My mother knocks on the door a little after eight, sets a steaming cup of tea on my bedside table alongside the picture of me with Andrew and Joshua.

‘We should be looking to leave at about nine,’ she says. I sit up, push the sheets away from me. The air is cool but comfortable. ‘Anything you want for breakfast?’

‘Just some toast,’ I say as I reach for my tea.

I tie my hair into a pigtail and slip on a pair of jeans, pulling a light cardigan over the top. I stare in the mirror at the scar across my head. All that’s visible is an inch-long scar that extends from underneath my hairline. The rest of it is covered by new growth, and can only be seen if you part my hair in the right place.

After breakfast, we climb into the car. I sit in the front seat next to my mother. In the boot is one small suitcase, the last of my possessions to be taken from my old room here. I look up at the house, almost unable to believe that I won’t be coming back.

‘It’ll be strange once you’ve gone,’ I hear my mother say, her voice quiet, apologetic.

‘I know,’ I say as I reach over and touch her hand. ‘But you’ll get used to it.’

She laughs a little, but there’s no humour in it. ‘I’m not so sure about that.
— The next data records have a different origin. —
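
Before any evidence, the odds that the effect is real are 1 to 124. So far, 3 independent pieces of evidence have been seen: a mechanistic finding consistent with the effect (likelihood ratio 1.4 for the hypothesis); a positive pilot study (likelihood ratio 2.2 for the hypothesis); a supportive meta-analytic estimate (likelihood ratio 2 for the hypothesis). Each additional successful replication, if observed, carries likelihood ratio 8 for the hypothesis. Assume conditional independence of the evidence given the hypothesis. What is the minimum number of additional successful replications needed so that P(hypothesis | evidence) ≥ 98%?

4

Prior odds = 1/124.
Combined Bayes factor of the evidence already in hand = 1.4 × 2.2 × 2 = 6.16.
Odds after that evidence = (1/124) × 6.16 = 77/1550.
Target odds = 0.98/0.02 = 49.
Need 8ⁿ ≥ 49 ÷ (77/1550) = 10850/11.
8³ = 512 falls short of 10850/11 but 8⁴ = 4096 reaches it, so n = 4.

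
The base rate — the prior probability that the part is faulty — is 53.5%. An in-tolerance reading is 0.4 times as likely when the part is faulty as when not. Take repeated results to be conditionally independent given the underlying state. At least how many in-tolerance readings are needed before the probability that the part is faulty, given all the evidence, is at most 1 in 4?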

It’s a big house to be in on your own.’ She sighs heavily. ‘Maybe I should sell it.’

‘Where would you go?’

‘Oh, I don’t know. Maybe Brighton,’ she says, a small smile hovering on her lips. ‘A nice little house near the sea.’ I can appreciate that kind of dream. ‘I could move closer to you.’

I smile. ‘I would like that.’

I chose to come back here after that night in the woods. The doctors wouldn’t let me return to my house alone. Andrew wasn’t anywhere near ready to leave rehab or be responsible for me, and I had nowhere else. But I refused to return to the place where my father was living. So my mother told him to leave.

‘Are we all set?’ she asks as she starts the engine. ‘Ready to go?’ I look back at the house one last time, the winter sun bright in the windows. There is a light, almost transparent mist floating above the lawn. ‘Ready if you are,’ I say.

I still struggle to believe that my father was helping Guy resurrect the brief relationship we’d shared, that he lied about my husband and the death of my child. He’s been back to the house just once since I returned here, in order to collect some things. He lingered in his study until he caught me briefly in the hall. He wanted to apologise, he said, for everything he’d done. He told me he couldn’t bring himself to verbalise the lies one by one. But I think even now he is most upset by the fact that he got it wrong, that he trusted Guy when he told him he had nothing to do with the accident. That he believed Guy loved me and wanted us to create a life together.

My father had known about the two of us for weeks before the accident; he admitted that he had seen us together. He thought Guy was my second chance. I suppose we both got it wrong, misjudged the person Guy really was. Still, my father’s meaningless apology and feigned remorse failed to move me. He still calls the house sometimes, talks to my mother on the phone. But we are finished. I want nothing more to do with him, and I think my mother feels the same. I’ve heard her late at night talking on the phone with Peter. Once I even heard her laughing. I tell myself to keep believing that she too can move forward after this.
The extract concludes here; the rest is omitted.